If that seems like half the length of our usual pre-review synopsis, that’s because we were only given half an episode to work with. The other half was a recap, told from Mahiro’s perspective and sprinkled with bits of new material here and there, along with the pretty flimsy conceit for subjecting us to said recap: Mahiro is having a very long, very intricate dream, and has a lot of time to think about things thus far. The recap was a bit deflating after a week-long hiatus, but we should have seen it coming.
We’re at a crossroads: the Tree of Genesis is awake and kicking hard, devouring chunks of civilization and humanity with impugnity. Giant branches popping out of skyscrapers is a very irrational thing, so you’d think the Kusaribe clan would be on top of things, trying to restore balance to the world. Meanwhile, we have this slightly unstable looking guy Hanemura showing off some kind of magic. Is he part of another clan? Good? Bad? Who knows. Here the plot merely thickens; it doesn’t solidify.
Rating: 6 (Good)
Kitashirakawa Tamako is the daughter of a mochi maker in the Usagiyama shopping district. One day while visiting the flower shop she finds an unusual, pompous talking bird named Dera Mochimozzi inside a bouquet. He claims to be a member of the “royal court” searching for a bride for his prince, but ends up living with Tamako and her family at the mochi shop Tama-ya.

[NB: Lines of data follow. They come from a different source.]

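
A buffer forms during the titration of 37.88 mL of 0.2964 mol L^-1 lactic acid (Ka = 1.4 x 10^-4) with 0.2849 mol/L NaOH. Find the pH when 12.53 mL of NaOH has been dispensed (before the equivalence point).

Initial n(HC3H5O3) = 0.2964 x 0.03788 = 0.01123 mol.
n(NaOH) added = 0.2849 x 0.01253 = 0.003570 mol, converting that many moles of HC3H5O3 to C3H5O3-.
Remaining n(HC3H5O3) = 0.007658 mol; n(C3H5O3-) = 0.003570 mol.
By Henderson-Hasselbalch, pH = pKa + log([A^-]/[HA]) = 3.85 + log(0.003570/0.007658) = 3.85 + (-0.33) = 3.52.

3.52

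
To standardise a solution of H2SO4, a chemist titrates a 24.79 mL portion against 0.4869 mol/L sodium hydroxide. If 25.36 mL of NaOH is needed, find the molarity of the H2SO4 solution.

n(NaOH) delivered = 0.4869 x 0.02536 = 0.01235 mol.
The reaction is 1 H2SO4 + 2 NaOH, so n(H2SO4) = 0.01235 x 1/2 = 0.006174 mol.
[H2SO4] = 0.006174 mol / 0.02479 L = 0.249 M.

0.249 M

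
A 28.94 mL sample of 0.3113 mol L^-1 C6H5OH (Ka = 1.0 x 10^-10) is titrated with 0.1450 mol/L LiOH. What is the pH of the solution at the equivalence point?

n(C6H5OH) = 0.3113 x 0.02894 = 0.009009 mol; V(LiOH) at equivalence = 0.009009/0.1450 = 0.06213 L.
At equivalence all the acid is converted to C6H5O-; total volume = 0.02894 + 0.06213 = 0.09107 L, so [C6H5O-] = 0.009009/0.09107 = 0.09892 M.
Kb = Kw/Ka = 1.0e-14 / 1.0 x 10^-10 = 0.000100.
[OH^-] = sqrt(Kb x [C6H5O-]) = sqrt(0.000100 x 0.09892) = 0.00315 M.
pOH = 2.50, so pH = 14.00 - 2.50 = 11.50.

11.50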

KyoAni’s latest series is an affable slice-of-life/comedy with a tinge of supernatural in that there’s this very strange and very proud, arrogant bird. The instantly-appealing shopping district setting has a warm, cozy, lived-in feel to it. Tamako has everything she needs in this district – her home, a mochi-making business in which she is integrally involved, family, good fiends, a potential love interest across the street. And now it seems she has a pet bird.

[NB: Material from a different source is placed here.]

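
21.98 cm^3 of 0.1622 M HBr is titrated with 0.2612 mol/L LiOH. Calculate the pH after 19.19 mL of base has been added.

12.55

n(acid) = 0.1622 x 0.02198 = 0.003565 mol; n(LiOH) added = 0.2612 x 0.01919 = 0.005012 mol.
Base is in excess by 0.005012 - 0.003565 = 0.001447 mol in a total volume of 0.04117 L.
[OH^-] = 0.001447/0.04117 = 0.03515 M, so pOH = 1.45 and pH = 14.00 - 1.45 = 12.55.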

Mochimozzi adds an element of whimsy and unpredicability. He’s a frequent source of sight and sound gags, and his formal, aloof voice (provided by Yamazaki Takumi) gives him lots of character. Tamako herself, by contrast, is just your ordinary unassuming girl: friendly, hardworking, upbeat…and sometimes the unwitting target of shuttlecocks. This series wasn’t originally on our Winter watchlist, but it’s so darned charming we’re going to give it a go.